Abdoulaye Samb, professeur de physiologie à la faculté de Médecine et d'Odontologie de l'Ucad, relativise les difficultés. "L'État donne un million Fcfa et un billet d'avion à chaque enseignant tous les deux ans. Nous travaillons dans des commissions ad hoc pour étudier cette question. C'est vrai qu'il n'y a pas assez d'argent pour gérer tous les séminaires, mais le rectorat peut venir en appoint et l'université peut rembourser certaines charges liées aux voyages d'études. Or, il y a des collègues qui ne veulent pas dire où ils vont réellement. On peut travailler avec des labos qui prennent en charge les déplacements", renseigne le médecin.

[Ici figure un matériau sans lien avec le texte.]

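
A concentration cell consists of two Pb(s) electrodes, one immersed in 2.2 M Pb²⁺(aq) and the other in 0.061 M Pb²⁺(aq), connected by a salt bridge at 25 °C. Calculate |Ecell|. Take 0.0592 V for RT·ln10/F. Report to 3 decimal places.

For a concentration cell E°cell = 0, since both electrodes use the same couple.
The compartment with the higher Pb²⁺(aq) concentration (2.2 M) acts as the cathode; ions are reduced there and produced at the dilute (0.061 M) anode.
With n = 2, Ecell = −(0.0592/2)·log([dilute]/[conc]) = −(0.0592/2)·log(0.061/2.2) = +0.046 V.

0.046 V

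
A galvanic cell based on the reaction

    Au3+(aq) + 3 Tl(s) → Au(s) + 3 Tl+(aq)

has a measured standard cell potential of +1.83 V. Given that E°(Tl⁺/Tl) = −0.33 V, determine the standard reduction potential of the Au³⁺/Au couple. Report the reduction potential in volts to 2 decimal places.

+1.50 V

In the reaction as written the Au³⁺/Au couple is reduced (cathode) and Tl⁺/Tl is oxidized (anode), so E°cell = E°(Au³⁺/Au) − E°(Tl⁺/Tl).
E°(Au³⁺/Au) = E°cell + E°(anode) = +1.83 + (−0.33) = +1.50 V.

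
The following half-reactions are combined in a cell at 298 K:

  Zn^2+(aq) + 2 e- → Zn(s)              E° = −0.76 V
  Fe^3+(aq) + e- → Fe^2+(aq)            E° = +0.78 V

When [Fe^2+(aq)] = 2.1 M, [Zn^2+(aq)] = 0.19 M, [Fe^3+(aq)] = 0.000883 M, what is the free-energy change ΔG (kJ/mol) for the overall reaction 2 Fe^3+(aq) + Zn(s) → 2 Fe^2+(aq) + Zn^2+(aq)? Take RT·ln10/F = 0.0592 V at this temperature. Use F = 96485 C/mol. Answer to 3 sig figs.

−263 kJ/mol

E°cell = +0.78 − (−0.76) = +1.54 V; the balanced reaction transfers n = 2 electrons.
Q = ([Fe^2+(aq)]^2·[Zn^2+(aq)]) / [Fe^3+(aq)]^2 = 1.07×10^6, so log Q = 6.031 and E = +1.54 − (0.0592/2)(6.031) = +1.3615 V.
Then ΔG = −nFE = −2 × 96485 × +1.3615 J/mol = −263 kJ/mol.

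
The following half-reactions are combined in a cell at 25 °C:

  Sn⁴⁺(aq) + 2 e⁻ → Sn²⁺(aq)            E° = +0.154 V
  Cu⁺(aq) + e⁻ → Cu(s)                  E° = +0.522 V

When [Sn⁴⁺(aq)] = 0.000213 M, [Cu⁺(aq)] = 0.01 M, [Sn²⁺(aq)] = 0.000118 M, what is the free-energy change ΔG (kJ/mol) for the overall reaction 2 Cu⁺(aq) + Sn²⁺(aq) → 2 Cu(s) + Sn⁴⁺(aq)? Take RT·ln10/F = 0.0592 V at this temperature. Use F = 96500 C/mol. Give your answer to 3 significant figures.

−46.7 kJ/mol

With Cu⁺/Cu reduced at the cathode, E°cell = +0.522 − (+0.154) = +0.368 V and n = 2.
The reaction quotient is [Sn⁴⁺(aq)] / ([Cu⁺(aq)]^2·[Sn²⁺(aq)]) = 1.81×10^4; by Nernst, E = +0.368 − (0.0592/2)(4.256) = +0.2420 V.
ΔG = −nFE = −(2)(96500)(+0.2420) J/mol = −46.7 kJ/mol.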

L'appât du gain plombe la recherche académique et scientifique pour les universitaires
"L'indemnité de logement est fixée à 200.000 Fcfa pour les assistants et à 300.000 Fcfa pour les professeurs. Pourtant, d'après les textes, si on occupe un logement de fonction, selon la loi, quand il s'agit d'un appartement de l'État, on doit défalquer 90.000 Fcfa et 100.000 Fcfa pour une villa. Mais l'enseignant cède toute son indemnité pour se loger. Si j'offrais cette somme à une société immobilière au bout de 5 ans, j'aurais ma maison", explique-t-il avant d'ajouter qu'il est obligé de me faire violence pour enseigner à l'Ucad.
"Quand on est maître-assistant assimilé, on perçoit 750.000 Fcfa et maître de conférences assimilé 800.000 FCFA, mais les charges augmentent. On peut gagner 800.000 Fcfa pendant 10 ans et voir sa carrière stagner. La recherche demande énormément de sacrifices. Je ne devais pas être dans une situation de me serrer la ceinture pour pouvoir avancer".

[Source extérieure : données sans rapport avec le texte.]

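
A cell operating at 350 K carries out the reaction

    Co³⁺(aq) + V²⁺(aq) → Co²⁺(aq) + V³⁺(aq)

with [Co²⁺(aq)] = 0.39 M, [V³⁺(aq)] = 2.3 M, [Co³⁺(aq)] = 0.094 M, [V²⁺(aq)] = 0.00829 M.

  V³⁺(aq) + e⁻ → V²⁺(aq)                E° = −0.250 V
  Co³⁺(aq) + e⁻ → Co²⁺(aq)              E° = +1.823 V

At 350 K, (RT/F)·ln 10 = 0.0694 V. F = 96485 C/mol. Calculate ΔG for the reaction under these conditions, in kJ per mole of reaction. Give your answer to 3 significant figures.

The standard cell potential is +1.823 − (−0.250) = +2.073 V, with n = 1 electron in the balanced equation.
Q = ([Co²⁺(aq)]·[V³⁺(aq)]) / ([Co³⁺(aq)]·[V²⁺(aq)]) = 1.15×10^3, so log Q = 3.061 and E = +2.073 − (0.0694/1)(3.061) = +1.8606 V.
Finally ΔG = −nFE = −(1)(96485 C/mol)(+1.8606 V) = −180 kJ/mol.

−180 kJ/mol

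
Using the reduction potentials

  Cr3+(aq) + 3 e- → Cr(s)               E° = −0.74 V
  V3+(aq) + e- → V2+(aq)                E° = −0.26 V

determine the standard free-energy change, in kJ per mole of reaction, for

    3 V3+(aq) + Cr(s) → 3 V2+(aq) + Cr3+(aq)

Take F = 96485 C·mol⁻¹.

−139 kJ/mol

In the reaction as written V3+(aq) is reduced, so the V³⁺/V²⁺ couple is the cathode and Cr³⁺/Cr is the anode.
E°cell = −0.26 − (−0.74) = +0.48 V; balancing electrons gives n = 3.
ΔG° = −nFE°cell = −(3)(96485)(+0.48) J/mol = −139 kJ/mol.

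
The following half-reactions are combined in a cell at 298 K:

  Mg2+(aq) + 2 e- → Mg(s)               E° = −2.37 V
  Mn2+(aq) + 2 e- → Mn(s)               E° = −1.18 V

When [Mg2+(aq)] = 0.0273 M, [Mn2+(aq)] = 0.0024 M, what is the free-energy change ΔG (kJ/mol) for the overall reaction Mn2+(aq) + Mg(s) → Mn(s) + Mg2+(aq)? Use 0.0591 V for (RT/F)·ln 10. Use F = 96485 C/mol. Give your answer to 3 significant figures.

−224 kJ/mol

The standard cell potential is −1.18 − (−2.37) = +1.19 V, with n = 2 electrons in the balanced equation.
Q = [Mg2+(aq)] / [Mn2+(aq)] = 11.4, so log Q = 1.056 and E = +1.19 − (0.0591/2)(1.056) = +1.1588 V.
Then ΔG = −nFE = −2 × 96485 × +1.1588 J/mol = −224 kJ/mol.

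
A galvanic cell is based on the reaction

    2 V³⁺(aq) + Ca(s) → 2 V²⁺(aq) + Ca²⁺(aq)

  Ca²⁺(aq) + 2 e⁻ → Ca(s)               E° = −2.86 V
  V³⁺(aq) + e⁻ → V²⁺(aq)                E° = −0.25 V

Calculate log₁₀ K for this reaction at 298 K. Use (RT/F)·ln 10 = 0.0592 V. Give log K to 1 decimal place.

The V³⁺/V²⁺ couple is reduced (cathode); E°cell = −0.25 − (−2.86) = +2.61 V with n = 2.
At equilibrium E = 0, so log K = nE°cell / 0.0592 = (2)(+2.61) / 0.0592 = 88.2.

log K = 88.2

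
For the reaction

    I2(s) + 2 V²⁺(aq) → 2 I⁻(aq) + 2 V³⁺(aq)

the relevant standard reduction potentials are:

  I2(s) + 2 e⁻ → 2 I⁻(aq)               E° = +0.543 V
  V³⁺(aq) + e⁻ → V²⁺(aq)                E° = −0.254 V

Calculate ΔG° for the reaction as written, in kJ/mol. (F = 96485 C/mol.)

In the reaction as written I2(s) is reduced, so the I₂/I⁻ couple is the cathode and V³⁺/V²⁺ is the anode.
E°cell = +0.543 − (−0.254) = +0.797 V; balancing electrons gives n = 2.
ΔG° = −nFE°cell = −(2)(96485)(+0.797) J/mol = −154 kJ/mol.

−154 kJ/mol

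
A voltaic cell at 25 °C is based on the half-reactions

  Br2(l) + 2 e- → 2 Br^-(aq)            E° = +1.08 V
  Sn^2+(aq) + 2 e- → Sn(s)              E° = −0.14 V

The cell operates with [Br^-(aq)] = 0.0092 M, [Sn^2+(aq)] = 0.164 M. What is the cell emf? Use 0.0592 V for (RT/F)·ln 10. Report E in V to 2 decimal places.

The Br₂/Br⁻ couple has the more positive E°, so it is the cathode; Sn²⁺/Sn is the anode.
E°cell = E°cat − E°an = +1.08 − (−0.14) = +1.22 V; n = 2.
The balanced reaction is Br2(l) + Sn(s) → 2 Br^-(aq) + Sn^2+(aq), so Q = [Br^-(aq)]^2·[Sn^2+(aq)] = 1.39×10^−5 and log Q = −4.858.
By the Nernst equation, E = +1.22 − (0.0592/2)·(−4.858) = +1.36 V.

+1.36 V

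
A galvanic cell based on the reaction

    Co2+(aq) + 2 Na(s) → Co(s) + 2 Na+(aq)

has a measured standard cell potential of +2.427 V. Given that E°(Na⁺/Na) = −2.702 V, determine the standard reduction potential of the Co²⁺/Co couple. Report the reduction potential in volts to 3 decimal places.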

A l'en croire, la crise universitaire a eu de graves conséquences sur le rythme de travail des enseignants. "On est obligé de faire des cours en Master et en même temps d'organiser les examens pour les étudiants en Licence. Alors qu'en fin juillet, on doit aller en vacances, nous sommes obligés de partir avec les copies pour la correction. Dans notre faculté, il y a 72 enseignants-chercheurs recrutés et 250 vacataires", précise-t-il.
Ibrahima Daly Diouf, maître de conférences à la Faseg revient sur les conséquences de la réforme des titres.
"Désormais, si on est recruté en tant qu'Assistant, on doit faire une année de stage. On devient Maître de conférences assimilé (ndlr : équivalent du maître-assistant dans l'ancienne formule) lorsqu'on est proposé à la nomination par le rectorat. Pour devenir Maître de conférences titulaire, on doit s'inscrire sur la liste d'aptitude aux fonctions de Maître-assistant au Centre africain et malgache pour l'enseignement supérieur (Cames). Pour s'inscrire, il faut 3 articles, plus la thèse. Si on réussit au Cames, on devient Maître de conférences titulaire. Pour le passage de Maître de conférences titulaire à celui de Professeur assimilé, il faut retourner au Cames. En Médecine, Droit et Science économiques, il faut aller au concours d'Agrégation et le Conseil technique spécialisé (Cts) pour la Flsh. Le Professeur de classe exceptionnelle passe par une nomination. Le Professeur assimilé gagne près de 1 million Fcfa et le Professeurs titulaire près de 1,5 million", renseigne-t-il.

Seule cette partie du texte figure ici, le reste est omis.